PR #1067 (c2a3c7e0f) was a large squash-merge that included unrelated refactor work; it rebased against a tree that already contained the struct fields and three write/read sites, but the merge silently dropped all five of those lines, reverting libvmaf.c to the pre-#1056 state. The regression restores the per-frame O(n) scan.
Decision¶
Restore the five edit sites from 86e2498a8 verbatim:
VmafContextstruct — two new fields under#ifdef HAVE_CUDA:unsigned rfe_hw_flags_cacheandbool rfe_hw_flags_dirty.vmaf_init— initialiserfe_hw_flags_dirty = trueso the first frame triggers a recompute.vmaf_use_feature— setrfe_hw_flags_dirty = trueafter a new extractor is appended, so the cache is invalidated correctly when the extractor set changes after frame-loop start.vmaf_read_pictures— replace the unconditionalrfe_hw_flags()call with a dirty-flag check; only recompute when dirty, then read from the cache.
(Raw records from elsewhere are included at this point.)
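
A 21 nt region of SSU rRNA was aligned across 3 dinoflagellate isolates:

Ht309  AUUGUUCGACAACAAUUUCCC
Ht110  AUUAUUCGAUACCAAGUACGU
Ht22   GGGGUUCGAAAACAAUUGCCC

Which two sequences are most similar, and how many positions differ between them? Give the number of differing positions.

5

Pairwise Hamming distances:
  Ht309 vs Ht110: 7
  Ht309 vs Ht22: 5
  Ht110 vs Ht22: 10
The smallest is 5, between Ht309 and Ht22.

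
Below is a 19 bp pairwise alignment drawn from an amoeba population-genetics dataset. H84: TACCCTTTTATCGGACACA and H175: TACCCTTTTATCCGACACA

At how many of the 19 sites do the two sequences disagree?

1

Differing sites — 13:G/C.
That gives 1 mismatch out of 19 aligned sites, so the Hamming distance is 1.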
All sites are guarded by #ifdef HAVE_CUDA; CPU-only and SYCL builds are unaffected.
Alternatives considered¶
| Option | Pros | Cons | Why not chosen |
|---|---|---|---|
| Re-apply #1056 as a cherry-pick | Exact replay | Cherry-pick would conflict on the post-#1067 tree | Chosen as manual patch (identical result) |
| Leave as-is (accept regression) | No code change | Per-frame O(n) scan degrades throughput at n_extractors > ~4 | Perf regression, not acceptable |
Consequences¶
- Positive: Restores the F2-B throughput gain;
rfe_hw_flags()called once per unique extractor-set epoch instead of once per frame. - Negative: None — purely additive cache with correct invalidation.
- Neutral / follow-ups: Consider a CI guard (e.g. a grep-based check) that verifies the cache fields are present in
libvmaf.cto prevent silent future regressions.
References¶
- PR #1056 (introduces the cache): commit
86e2498a8 - PR #1067 (clobbers the cache): commit
c2a3c7e0f - Source:
req— "PR #1067 clobbered #1056's F2-B perf optimization … restore the cache fields, the dirty-flag write paths, and the read-path that uses the cache instead of recomputing every frame."